From Thinking in Systems to Natural Capitalism, the semester has shown that it all comes around full circle and connects back to systems mapping. Setting system boundaries is not an easy or arbitrary process, but one that needs to be carefully considered; in its analysis of economic capitalism, Natural Capitalism raises the dangers involved in setting systems boundaries. Capitalism’s ability to charge forward unchecked despite the destruction of natural resources is due, in part, to the way the system was framed; not all of the necessary inputs (i.e. the raw, natural materials and fuel that our manufacturing and production processes rely on) are taken into consideration to create the output of business profits. The costs and consequences to our planet are outside of the bounds of capitalism. Because our economic model fails to account for these costs, they are consistently overlooked, underestimated, or completely ignored.¹

While our choices about how and where to bound systems should reflect our goals and values, the lines drawn in design don’t always seem relevant in the messier space of the real world. Failing to account for something in a system doesn’t mean there aren’t real world consequences. The detrimental impact on our natural capital, regardless of whether it has a place in our economic model of capitalism, serves as a lasting example.

So it seems important not only to make these choices intentionally, but also to remain critical of the choices, motives, and intent of others. If there is a fine line between a necessary omission to reduce the complexity or a negligent decision made to validate the system, how do we determine whether the consequences are an innocent mistake or an indication of culpability?

Needless to say, I’ve started catching myself thinking in systems more and more. It’s surprisingly also helped me to consider more than my own side to an issue, for example when watching a Senate committee meeting about the GOP tax plan.

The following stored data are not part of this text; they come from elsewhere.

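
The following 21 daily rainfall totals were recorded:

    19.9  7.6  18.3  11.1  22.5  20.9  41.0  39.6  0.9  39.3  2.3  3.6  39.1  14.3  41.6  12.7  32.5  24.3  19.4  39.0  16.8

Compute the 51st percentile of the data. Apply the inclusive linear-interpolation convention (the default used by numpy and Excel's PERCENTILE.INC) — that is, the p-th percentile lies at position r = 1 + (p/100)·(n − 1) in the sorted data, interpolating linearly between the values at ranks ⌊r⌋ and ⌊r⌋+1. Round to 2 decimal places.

Sorted: 0.9, 2.3, 3.6, 7.6, 11.1, 12.7, 14.3, 16.8, 18.3, 19.4, 19.9, 20.9, 22.5, 24.3, 32.5, 39.0, 39.1, 39.3, 39.6, 41.0, 41.6.
n = 21.
r = 1 + (51/100)·(21 − 1) = 1 + 10.2 = 11.2.
Rank 11 is 19.9 and rank 12 is 20.9.
Interpolate: 19.9 + 0.2·(20.9 − 19.9) = 19.9 + 0.2·1 = 20.1.

20.10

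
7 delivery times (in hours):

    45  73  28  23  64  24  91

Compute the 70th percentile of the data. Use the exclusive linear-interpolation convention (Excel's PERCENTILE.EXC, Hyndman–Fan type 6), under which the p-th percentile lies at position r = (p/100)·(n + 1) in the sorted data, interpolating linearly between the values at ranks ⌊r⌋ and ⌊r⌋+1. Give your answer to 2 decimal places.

69.40

Sorted: 23, 24, 28, 45, 64, 73, 91.
n = 7.
r = (70/100)·(7 + 1) = 5.6.
Rank 5 is 64 and rank 6 is 73.
Interpolate: 64 + 0.6·(73 − 64) = 64 + 0.6·9 = 69.4.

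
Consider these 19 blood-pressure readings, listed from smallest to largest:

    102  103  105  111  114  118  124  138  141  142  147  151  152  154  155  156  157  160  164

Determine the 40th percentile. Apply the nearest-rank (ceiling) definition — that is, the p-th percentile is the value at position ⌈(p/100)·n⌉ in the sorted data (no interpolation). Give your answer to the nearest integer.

n = 19.
Position = ⌈40/100 · 19⌉ = ⌈7.6⌉ = 8.
The value at rank 8 is 138.

138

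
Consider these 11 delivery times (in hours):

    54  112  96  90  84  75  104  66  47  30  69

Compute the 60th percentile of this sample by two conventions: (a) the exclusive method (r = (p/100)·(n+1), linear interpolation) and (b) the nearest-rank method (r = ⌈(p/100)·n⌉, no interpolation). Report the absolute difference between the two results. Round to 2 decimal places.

Sorted: 30, 47, 54, 66, 69, 75, 84, 90, 96, 104, 112.
n = 11.
(a) r = 7.2; between ranks 7 (84) and 8 (90): 85.2.
(b) the nearest-rank method: rank 7 → 84.
|85.2 − 84| = 1.2.

1.20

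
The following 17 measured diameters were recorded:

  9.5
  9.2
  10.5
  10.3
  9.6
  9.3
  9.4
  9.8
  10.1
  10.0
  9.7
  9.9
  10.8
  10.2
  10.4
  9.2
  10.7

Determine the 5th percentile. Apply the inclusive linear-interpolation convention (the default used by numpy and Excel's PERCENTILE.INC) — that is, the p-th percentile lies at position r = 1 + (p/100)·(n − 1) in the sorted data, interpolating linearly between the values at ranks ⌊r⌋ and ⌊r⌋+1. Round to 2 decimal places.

9.20

Sorted: 9.2, 9.2, 9.3, 9.4, 9.5, 9.6, 9.7, 9.8, 9.9, 10.0, 10.1, 10.2, 10.3, 10.4, 10.5, 10.7, 10.8.
n = 17.
r = 1 + (5/100)·(17 − 1) = 1 + 0.8 = 1.8.
Rank 1 is 9.2 and rank 2 is 9.2.
Interpolate: 9.2 + 0.8·(9.2 − 9.2) = 9.2 + 0.8·0 = 9.2.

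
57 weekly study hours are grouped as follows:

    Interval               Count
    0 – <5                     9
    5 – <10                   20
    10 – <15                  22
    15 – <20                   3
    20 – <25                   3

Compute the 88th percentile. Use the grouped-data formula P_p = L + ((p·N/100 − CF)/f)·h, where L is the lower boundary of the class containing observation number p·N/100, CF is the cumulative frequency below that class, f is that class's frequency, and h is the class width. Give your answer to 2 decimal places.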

Excluding the chaos of the process and bi-partisan bickering, most Senators seemed to agree on the surface with the goal of putting more money in the pockets of average Americans; however, their arguments on how to do that seemed completely incompatible, as if they were trying to talk about the same system even though they disagreed about the placement of different stocks, the direction of different flows, or were looking at different scales of the same system. Democrats believe tax cuts should be given directly to lower and middle-income Americans, while Republicans believe corporate tax cuts will result in broader economic growth that will give greater benefits in the form of jobs, higher wages, and more money. But, again, the question of culpability rears its head when the consequence of who ultimately receives millions of dollars in tax benefits does not trickle down as intended? Just because you believe something, doesn’t make it true and who takes the blame when it turns out you’re wrong?

So clearly systems thinking has infiltrated my brain, but I also wanted to touch on our class conversation about what haunts me: the question of how much we can really do to create positive impact, or whether it’s even possible at all.

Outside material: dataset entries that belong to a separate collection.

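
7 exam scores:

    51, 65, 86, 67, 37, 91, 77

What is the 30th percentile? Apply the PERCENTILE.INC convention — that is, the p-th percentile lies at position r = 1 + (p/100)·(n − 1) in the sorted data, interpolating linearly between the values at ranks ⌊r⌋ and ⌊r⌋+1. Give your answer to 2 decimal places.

Sorted: 37, 51, 65, 67, 77, 86, 91.
n = 7.
r = 1 + (30/100)·(7 − 1) = 1 + 1.8 = 2.8.
Rank 2 is 51 and rank 3 is 65.
Interpolate: 51 + 0.8·(65 − 51) = 51 + 0.8·14 = 62.2.

62.20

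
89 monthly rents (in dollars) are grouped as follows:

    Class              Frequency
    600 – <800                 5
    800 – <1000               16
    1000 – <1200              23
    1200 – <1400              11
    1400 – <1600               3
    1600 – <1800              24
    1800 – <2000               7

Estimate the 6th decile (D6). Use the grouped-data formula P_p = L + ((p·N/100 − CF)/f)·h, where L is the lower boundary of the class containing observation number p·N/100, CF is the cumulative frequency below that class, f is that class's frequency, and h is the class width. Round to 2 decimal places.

1370.91

N = 89; target position k = 60/100 · 89 = 53.4.
Cumulative frequencies: 5, 21, 44, 55, 58, 82, 89.
Observation 53.4 falls in the class 1200 – <1400.
L = 1200, CF = 44, f = 11, h = 200.
P60 = 1200 + ((53.4 − 44)/11)·200 = 1200 + 170.909 = 1370.91.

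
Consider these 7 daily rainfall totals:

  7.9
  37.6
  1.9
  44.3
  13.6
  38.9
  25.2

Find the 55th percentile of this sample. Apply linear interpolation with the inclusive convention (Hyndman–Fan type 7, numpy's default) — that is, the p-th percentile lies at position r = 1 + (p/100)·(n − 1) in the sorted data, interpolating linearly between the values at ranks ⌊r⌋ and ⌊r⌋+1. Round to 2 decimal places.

28.92

Sorted: 1.9, 7.9, 13.6, 25.2, 37.6, 38.9, 44.3.
n = 7.
r = 1 + (55/100)·(7 − 1) = 1 + 3.3 = 4.3.
Rank 4 is 25.2 and rank 5 is 37.6.
Interpolate: 25.2 + 0.3·(37.6 − 25.2) = 25.2 + 0.3·12.4 = 28.92.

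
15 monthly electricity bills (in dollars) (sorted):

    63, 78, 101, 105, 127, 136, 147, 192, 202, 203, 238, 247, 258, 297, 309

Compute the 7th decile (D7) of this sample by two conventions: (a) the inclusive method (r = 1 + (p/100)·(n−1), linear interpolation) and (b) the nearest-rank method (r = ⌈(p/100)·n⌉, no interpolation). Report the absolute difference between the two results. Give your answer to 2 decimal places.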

Going way back to The White Savior Industrial Complex, Cole suggests focusing on issues at home instead outsourcing the need to help others with humanitarian efforts.² This critique was intended on global level, but is it also true on an individual level? Even in our personal lives, it’s always a lot easier to give advice about the problems of others than to solve our own problems.

So maybe the answer is that it’s absolutely possible to create positive impact, but we need to start with a change in ourselves, embody that change, live it as effectively as possible before we ever hope to impact anyone else.

 


¹ Hawken, Paul, et al. Natural Capitalism: Creating the next Industrial Revolution. Little, Brown and Co., 1999.

² Cole, Teju. “The White Savior Industrial Complex.” The Atlantic. Web. 21 March 2012.